Klage auf Versorgung mit "Speedy-Tandem"



Kein Anspruch auf motorgestützte Rollstuhl-Fahrrad-Kombination

Die Benutzung einer motorgestützten Rollstuhl-Fahrrad-Kombination dient nicht der Befriedigung der allgemeinen Grundbedürfnisse. Ein querschnittsgelähmter Versicherter der GKV hat daher keinen Anspruch auf Versorgung mit einer motorgestützten Rollstuhl-Fahrrad-Kombination. Dies entschied das Landessozialgericht Baden Württemberg mit Urteil vom 11.11.2008 (nicht rechtskräftig).

Klage auf Versorgung mit "Speedy-Tandem"


Die 1969 geborene Klägerin war bei der Beklagten krankenversichert. Infolge einer Querschnittslähmung war sie auf einen Rollstuhl angewiesen. Die Beklagte versorgte die Klägerin seit 2007 mit einem Elektrorollstuhl.

Im Juli 2007 beantragte die Klägerin unter Vorlage einer entsprechenden Verordnung die Gewährung eines sogenannten „Speedy-Tandems“. Das „Speedy-Tandem“ ist ein speziell ausgerüstetes Fahrrad, an das der Rollstuhl über eine Stange angekoppelt werden kann. Im GKV-Hilfsmittelverzeichnis ist das Speedy-Tandem aufgeführt.

Die Beklagte lehnte den Antrag mit Bescheid vom 13.08.2007 ab. Den Widerspruch der Klägerin wies die Beklagte mit Widerspruchsbescheid vom 26.10.2007 zurück.

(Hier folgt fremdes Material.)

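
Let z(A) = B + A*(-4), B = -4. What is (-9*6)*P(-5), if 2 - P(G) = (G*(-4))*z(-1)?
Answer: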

Die hiergegen gerichtete Klage der Klägerin vom 02.11.2007 wies das Sozialgericht Karlsruhe am 08.04.2008 mit Gerichtsbescheid ab.

Die Berufung der Klägerin vom 24.04.2008 gegen den Gerichtsbescheid des Sozialgerichts Karlsruhe wies das Landessozialgericht Baden-Württemberg mit Urteil vom 11.11.2008 als unbegründet ab.

Anspruch auf "Basisausgleich" im räumlichen Nahbereich

Das Landessozialgericht Baden-Württemberg wies die zulässige Berufung der Klägerin als unbegründet ab. Das Sozialgericht Karlsruhe habe die Klage zurecht abgewiesen, da die Klägerin keinen Anspruch auf die Gewährung einer motorunterstützten Rollstuhl-Fahrrad-Kombination habe.

Gemäß § 33 Absatz 1 Satz 1 SGB V hätten Versicherte Anspruch auf Versorgung mit Hilfsmitteln, die im Einzelfall erforderlich seien, um eine Behinderung auszugleichen.

In Bezug auf die Klägerin komme lediglich der Ausgleich im Bereich der körperlichen Fortbewegung in Betracht. Ein Ausgleich im Bereich der körperlichen Fortbewegung sei nach der Rechtsprechung des Bundessozialgerichts nur als „Basisausgleich“ für den räumlichen Nahbereich zu gewähren.

In Bezug auf die körperliche Fortbewegung im räumlichen Nahbereich sei die Klägerin mit dem vorhandenem Elektrorollstuhl ausreichend versorgt. Die Klägerin begehre über einen „Basisausgleich“ hinaus, derart versorgt zu werden, dass sie einem Gesunden auch im Bereich des Fahrradfahrens gleichgestellt werde. Dies überschreite den Bereich des Ausgleichs von Behinderungen im Bereich der Grundbedürfnisse, den allein die Beklagte schulde. Das Grundbedürfnis der Klägerin, sich einen gewissen körperlichern Freiraum zu erschließen, umfasse nach der Rechtsprechung des Bundessozialgerichts nicht das Radfahren.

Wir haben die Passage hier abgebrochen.